Thursday, July 14, 2016

Day 1692 - Ghostbusters

There are going to be a lot of preconceived notions going into the new Ghostbusters movie.  There are people who think any remake is going to be a bad idea.  There are people who hold the first movie in such high esteem, that they won't even think about seeing a new version no matter who is in it.  There are the chuckleheads who think an all female cast Ghostbusters is ridiculous.  There are the people who don't like Melissa McCarthy.

As for me, I like the first movie.  I watch it whenever it's on TV.  I have the DVD and throw it in every once in a while.  But it's not the be all, end all.  I'm sometimes excited when a movie I love is remade.  Peter Jackson remaking King Kong?  I'm in.  The remakes of Robocop and Total Recall?  I saw 'em.  (meh.)  So when this one was announced, it never really bothered me.

My preconceived notions stem from the fact that I'm a fan of Kristen Wiig.  I think she's a smart and clever actress, and I'll watch a Ghostbusters movie that has her in a leading role.  I'm also a fan of the woman-centric narrative (Nancy Drew will always be better than the Hardy Boys).  And I've enjoyed just about everything director Paul Feig has done.

And the movie is good.  Not great.  Not awful.  Just good. 

I think I had a little trouble during the first third of the film, because a couple weeks ago, my buddy John wanted me to match up the characters from the new movie to the old one (who was Ray, Egon, etc), and as I watched the movie, I realized there were no real analogs to the original characters.  For better or worse (and in my opinion, better), this is a completely new take on the idea of what it means to be a Ghostbuster.  It's not a remake.  It's a new film, with new characters based on the same concept.  Obviously there are going to be some callbacks to the previous film (stay all the way to the end past the credits), but this movie is its own creature. 

Plot - Well, the plot is similar to the original in the setting up of the concept.  Where it differs is in why the ghosts are active.  There's an outside force actively making things happen.  And since this is the era of easy to make computer effects, there's a mother of a blowout at the end. 

Say what you will about the actresses in the film, but they run the gamut of emotions and energy.  We're not talking too deep or anything, but the camaraderie that the women share is the glue of the film. 

I realize Melissa McCarthy might not be everyone's cup of tea, but she very nicely underplays her role as team leader Abby.  Wiig is solid throughout, although giving her character a bit more strength would have gone a long way.  Leslie Jones' Patty is quite good at giving us the every(wo)man point of view.  And then there's Kate McKinnon's Julian.  She makes the weapons, she's got a wonderfully twisted worldview, and I wanted to like her character so, so much more than I actually did.  It's not bad.  It just seems a little... too twee.  And I'm not sure where the fault lies.  I think it's a combo between the script and interpretation.

Honestly, I was hoping that the movie would be a little funnier.  When it gets the laughs right, it gets them right (Slimer is a real treat).  But there's a lot of "just okay" and I don't know if that'll be enough.  But the action sequences are pretty spot on.  The prelude to the final battle  is a rousing scene with some solid character bits.

So, a bit of a mixed bag for me.  I might actually enjoy it more once I can focus on these ladies as their own characters.  But the cameos - pretty great.

Somewhere in the **1/2 to *** range

1 comment:

  1. It hit satellite TV here in the UK last weekend so we watched it on Saturday night, having missed it in the cinema.
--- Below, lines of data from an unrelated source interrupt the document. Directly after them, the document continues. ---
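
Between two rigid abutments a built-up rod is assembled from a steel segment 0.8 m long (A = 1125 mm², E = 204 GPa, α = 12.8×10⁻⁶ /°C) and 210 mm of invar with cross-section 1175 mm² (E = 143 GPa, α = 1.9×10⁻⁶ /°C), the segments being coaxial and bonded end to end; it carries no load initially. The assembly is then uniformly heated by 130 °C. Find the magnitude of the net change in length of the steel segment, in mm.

With the walls removed the bar would change length by δ_free = Σ αᵢΔT Lᵢ = 12.8×10⁻⁶×130×800 + 1.9×10⁻⁶×130×210 = 1.383 mm.
Since the ends are fixed, an axial force P builds up, equal in every segment, with P · Σ Lᵢ/(AᵢEᵢ) = δ_free.
Σ Lᵢ/(AᵢEᵢ) = 800/(1125×204×10³) + 210/(1175×143×10³) = 4.736×10⁻⁶ mm/N.
P = 1.383 / 4.736×10⁻⁶ = 292100 N = 292.1 kN, compressive.
For the steel segment, free thermal change = 12.8×10⁻⁶×130×800 = 1.331 mm and elastic change from P = 292100×800/(1125×204×10³) = 1.018 mm; these oppose, so the net change is 0.313 mm (segment lengthens).

|ΔL| ≈ 0.313 mm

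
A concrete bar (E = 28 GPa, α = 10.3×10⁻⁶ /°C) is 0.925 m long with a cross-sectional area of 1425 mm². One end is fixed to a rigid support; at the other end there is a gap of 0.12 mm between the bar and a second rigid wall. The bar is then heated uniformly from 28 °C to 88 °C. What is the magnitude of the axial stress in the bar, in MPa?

σ ≈ 13.7 MPa (compressive)

Free thermal elongation = αΔT L = 10.3×10⁻⁶ × 60 × 925 = 0.5716 mm.
The gap closes (δ_free > 0.12 mm) and the wall then resists a further 0.5716 − 0.12 = 0.4516 mm of expansion.
That suppressed elongation corresponds to σ = E·Δ/L = 28×10³ × 0.4516/925 = 13.67 MPa.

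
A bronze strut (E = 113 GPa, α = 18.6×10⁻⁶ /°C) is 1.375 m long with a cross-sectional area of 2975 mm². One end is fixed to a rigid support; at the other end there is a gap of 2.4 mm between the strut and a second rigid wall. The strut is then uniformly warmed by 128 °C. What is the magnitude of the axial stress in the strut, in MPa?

Free thermal elongation = αΔT L = 18.6×10⁻⁶ × 128 × 1375 = 3.274 mm.
This exceeds the 2.4 mm gap, so the wall pushes back. The portion of expansion that must be recovered elastically is δ_free − gap = 3.274 − 2.4 = 0.8736 mm.
So σ = E(δ_free − g)/L = 113×10³ × 0.8736/1375 = 71.79 MPa.

σ ≈ 71.8 MPa (compressive)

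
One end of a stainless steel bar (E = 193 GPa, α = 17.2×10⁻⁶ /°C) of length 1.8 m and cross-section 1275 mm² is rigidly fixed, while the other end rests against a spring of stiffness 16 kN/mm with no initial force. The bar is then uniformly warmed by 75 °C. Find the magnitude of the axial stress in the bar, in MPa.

σ ≈ 26.1 MPa (compressive)

Free thermal expansion: δ_free = αΔT L = 17.2×10⁻⁶ × 75 × 1800 = 2.322 mm.
With a force P in the spring, the elastic change of the bar is PL/(AE) and that of the spring is P/k; compatibility requires their sum to equal δ_free.
So P = δ_free / [L/(AE) + 1/k] = 2.322 / [ 1800/(1275×193×10³) + 1/(16×10³) ].
P = 2.322 / 6.981×10⁻⁵ = 33260 N.
σ = P/A = 33260/1275 = 26.09 MPa.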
I'm broadly in agreement with you. It's alright.

    The original also has it's place in my heart, but I was expecting something different and that's what it was. The plot was OK, the villain was very anonymous, the cast are bright and intelligent.
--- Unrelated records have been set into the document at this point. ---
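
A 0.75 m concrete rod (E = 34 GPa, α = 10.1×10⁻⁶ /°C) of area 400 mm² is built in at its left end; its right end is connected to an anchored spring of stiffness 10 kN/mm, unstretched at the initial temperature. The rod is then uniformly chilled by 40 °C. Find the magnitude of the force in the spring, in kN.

Free thermal contraction: δ_free = αΔT L = 10.1×10⁻⁶ × 40 × 750 = 0.303 mm.
Let P be the tensile force in the spring. The rod extends elastically by PL/(AE) and the spring stretches by P/k; together these equal δ_free.
So P = δ_free / [L/(AE) + 1/k] = 0.303 / [ 750/(400×34×10³) + 1/(10×10³) ].
P = 0.303 / 0.0001551 = 1953 N.

P ≈ 1.95 kN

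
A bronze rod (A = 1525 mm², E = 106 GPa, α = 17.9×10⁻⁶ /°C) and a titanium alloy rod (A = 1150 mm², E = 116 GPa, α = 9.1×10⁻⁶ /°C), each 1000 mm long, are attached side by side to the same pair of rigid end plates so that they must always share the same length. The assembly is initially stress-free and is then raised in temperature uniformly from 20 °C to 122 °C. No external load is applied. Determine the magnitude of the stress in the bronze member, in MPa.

σ ≈ 43 MPa (compressive)

Both members must finish at the same length. With the larger α, the bronze tends to over-expand; the plates restrain it, putting the bronze in compression and the titanium alloy in tension. With no external load the two internal forces are equal and opposite, magnitude P.
Setting the final lengths equal and cancelling L: (α₁ − α₂)ΔT = P/(A₁E₁) + P/(A₂E₂).
|α₁ − α₂|·ΔT = 8.8×10⁻⁶ × 102 = 0.0008976.
1/(A₁E₁) + 1/(A₂E₂) = 1/(1525×106×10³) + 1/(1150×116×10³) = 1.368×10⁻⁸ N⁻¹.
So P = 0.0008976 / 1.368×10⁻⁸ = 65.6 kN.
σ_{bronze} = P/A₁ = 65600/1525 = 43.02 MPa, compressive.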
    What it wasn't was actually funny, or memorable. There's nothing iconic in it, and whatever Paul Feig's talents are as a director of actors and female ensembles, he doesn't manage to hit more than one or two arresting images all through the film - the freezing of the police/army guys in a dance formation being the only shot that has stayed with me. Likewise there's no gags, some reasonable character comedy but nothing that even gets close to "Listen! Do you smell something?"
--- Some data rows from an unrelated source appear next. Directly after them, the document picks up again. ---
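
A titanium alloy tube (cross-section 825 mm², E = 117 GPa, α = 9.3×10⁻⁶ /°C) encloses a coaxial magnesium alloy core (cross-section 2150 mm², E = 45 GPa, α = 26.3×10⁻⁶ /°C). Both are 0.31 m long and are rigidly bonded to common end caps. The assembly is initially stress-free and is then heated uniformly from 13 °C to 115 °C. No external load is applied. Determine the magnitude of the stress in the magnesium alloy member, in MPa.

σ ≈ 39 MPa (compressive)

The magnesium alloy has the larger α, so on heating it would change length more than the titanium alloy if both were free. The rigid plates force a common final length, so the magnesium alloy is put into compression and the titanium alloy into tension, with equal and opposite forces P (no external load).
Equating the net (thermal + elastic) strains gives |α₁ − α₂|·ΔT = P·[1/(A₁E₁) + 1/(A₂E₂)].
|α₁ − α₂|·ΔT = 17×10⁻⁶ × 102 = 0.001734.
1/(A₁E₁) + 1/(A₂E₂) = 1/(825×117×10³) + 1/(2150×45×10³) = 2.07×10⁻⁸ N⁻¹.
So P = 0.001734 / 2.07×10⁻⁸ = 83.78 kN.
σ_{magnesium alloy} = P/A₂ = 83780/2150 = 38.97 MPa, compressive.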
    On the visuals, I can see that with the advances in CGI it's a lot easier to create realistic ghosts, but they lack character - most are just wraiths with glowing eyes. The restrictions of 80's special effects I think forced the original to a) frame it's shots better and b) make the spooks feel more 'there'.

    Also, and I know I'm falling for marketing up to a point, but if you're going to make a big deal about busting sterotypes by having female ghostbusters, why then make the only person of colour the only one who isn't a scientist?

    So all in all a decent try, glad they didn't try a poe-faced 'gritty' reboot, but a bit half-baked.